Не очень ловко перепрыгивая через лужи, его догонял Михай.

— Ты почему не на заводе? — удивился Илийка.

— Меня мастер послал отнести к нему домой мешок стружек. Я решил по дороге зайти к тебе.

— Я сейчас вернусь, только в школу схожу, — ответил Илийка, стараясь говорить бодро и непринужденно, чтобы друг не заметил, как он расстроен.

Но Михаю было не до этого. Он торопился выложить последние новости.

— Иляну вчера отвезли в хорошую больницу. За нее Кобыш заплатил, только он просил никому не говорить. Она поправится. Мама так рада!

— Я тоже очень рад.

— Слушай дальше, — продолжал Михай. — Никто даже не заметил, что я ушел с завода раньше.

— Это очень хорошо! — обрадовался Илийка. — Какие еще новости?

— Больше никаких. Да, еще: Ротару перевели в кочегарку, а Антона в цех. Антон сказал, что ему все равно, где работать, потому что везде одинаково плохо. Мастер очень рассердился. Вот и все. Побегу…
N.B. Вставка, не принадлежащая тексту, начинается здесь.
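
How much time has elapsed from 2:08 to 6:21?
From 2:08 to 6:21:
(6 x 60 + 21) - (2 x 60 + 8) = 381 - 128 = 253 minutes
= 4 hours and 13 minutes

Final answer: 4 hours and 13 minutes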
Значит, сестра Михая в больнице. Теперь она поправится, Хорошая девочка Иляна, только смешная. Она сама перешила платье своей матери — тетушки Дориану, да так, что один бок оказался длиннее другого. И шляпу Иляне смешную подарили — похожа на перевернутую вверх дном миску. И еще Иляна зачем-то цепляет на себя бантики. Бантики совсем не подходят к платью, на котором и так много латок. Но, несмотря на то, что сестра Михая такая смешная девочка, Илийке нравится с ней разговаривать.

Как, уже школа? Обычно до нее так долго идешь, а сегодня… Сейчас нужно подойти к Стефанеску. Илийка представил себе, как он это сделает, и от одной этой мысли кровь прилила к щекам.

Он долго вытирал о половик ноги. Потом нехотя побрел по коридору.

Как раз в эту минуту из учительской вышел Стефанеску. Теперь он важно двигался навстречу, глядя поверх головы Илийки, словно не замечая его. А мальчик никак не мог начать свои извинения. У него горели щеки и уши. Как трудно сказать первое слово!